Yeni Stadyum Bursa`ya büyük tartışmalar getirecek, onu görüyorum. Stadyumun yıkılmamasıyla ilgili bir imza kampanyası başlattım. Özellikle SİVİLAY başta olmak üzere bu konuyla ilgili her türlü kampanyaya da destek vermeye hazırım. Önümüzdeki dönemlerde olayın ciddiyetiyle beraber, yeni bir takım eylemleri de kişisel olarak düşünüyorum. Bursaspor taraftarlar gruplarını da harekete geçirmek istiyorum. Bence hiç bir şey için geç değil, özellikle önümüzde yerel seçimlerin olması büyük avantaj. Hem aday adaylarının, hem de adayların bu konuda söyleyecekleri çok önemli. Çok geç değil, çok erken de değil, yavaş yavaş insanlar tepkisini ortaya koymaya başlayacaktır.
Bursaspor’un ilk profesyonel futbolcusu, Mesut Şen:
Yıkılırken izleyemem
Bursaspor`dan önce Atatürk Stadı`nda sahaya çıktım.

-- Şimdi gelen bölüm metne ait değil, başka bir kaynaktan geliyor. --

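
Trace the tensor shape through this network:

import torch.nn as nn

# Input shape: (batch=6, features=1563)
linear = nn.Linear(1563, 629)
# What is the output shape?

Input shape: (6, 1563)
Output shape: (6, 629)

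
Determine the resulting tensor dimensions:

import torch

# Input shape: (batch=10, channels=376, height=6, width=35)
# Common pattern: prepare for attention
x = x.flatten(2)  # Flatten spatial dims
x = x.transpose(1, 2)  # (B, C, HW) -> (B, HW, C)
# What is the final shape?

Input shape: (10, 376, 6, 35)
  -> after flatten(2): (10, 376, 210)
Output shape: (10, 210, 376)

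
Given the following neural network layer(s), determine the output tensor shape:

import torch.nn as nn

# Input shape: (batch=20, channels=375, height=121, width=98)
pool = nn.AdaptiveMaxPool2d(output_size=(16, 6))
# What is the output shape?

Input shape: (20, 375, 121, 98)
Output shape: (20, 375, 16, 6)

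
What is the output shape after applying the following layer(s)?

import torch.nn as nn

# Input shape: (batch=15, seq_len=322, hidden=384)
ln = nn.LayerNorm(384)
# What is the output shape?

Input shape: (15, 322, 384)
Output shape: (15, 322, 384)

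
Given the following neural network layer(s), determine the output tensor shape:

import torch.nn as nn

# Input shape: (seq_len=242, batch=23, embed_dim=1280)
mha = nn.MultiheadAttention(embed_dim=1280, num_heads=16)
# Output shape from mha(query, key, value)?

Input shape: (242, 23, 1280)
Output shape: (242, 23, 1280)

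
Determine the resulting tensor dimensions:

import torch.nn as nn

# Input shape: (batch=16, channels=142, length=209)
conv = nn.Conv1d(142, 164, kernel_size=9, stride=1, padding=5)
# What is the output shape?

Input shape: (16, 142, 209)
Output shape: (16, 164, 211)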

1962 yılında Akınspor ile bu stadta bir sene oynadıktan sonra şampiyon olduk. Akınspor`a teklif ettiler 2. Lig`e çıkar mısınız diye? Kabul etmedi bizim idareciler, ‘maddi olarak yetersiz kalırız’ dediler. Ondan sonra beş kulüp birleşerek Bursaspor`u oluşturdu. İlk başkan Salih Kiracıbaşı, ilk profesyonel futbolcu olarak bana imza attırdı. O sene bir geçiş senesi oldu. Sonra takım rayına oturunca şampiyonluklar gelmeye başladı. Bizim zamanımızda seyirci çoktu, herkes ayakta seyrediyordu. Sayı, 20 binden aşağıya düşmüyordu. Her maç çamurda oynuyorduk. Şimdiki dönem ile karşılaştırıyorum; eskiden daha iyi topçular vardı. Mahalle aralarından yetişiyorduk, amatörce oynuyorduk. Şimdi her şey paraya döküldü. Futbolcular büyük paralar kazanıyor, kendisini yeterli görüyor. 11 yıl aralıksız Atatürk Stadı`nda forma giydim. 1975`te futbolu bıraktım. Dünyanın gidişi bu: Eskiyi atıyorsun, yenisini yapıyorsun. Ev hayatında da bu böyle ama, Atatürk Stadı yıkılırsa çok üzülürüm.
Yıkılırken gidip izleyemem.
(Ozan Demir)
NOT: Bu yazı, aynı zamanda Çağdaş Gazeteciler Derneği Bursa Şubesi tarafından çıkarılan Çağdaş Gazetesi'nin Kasım-Aralık 2013 sayısında yayınlanmıştır.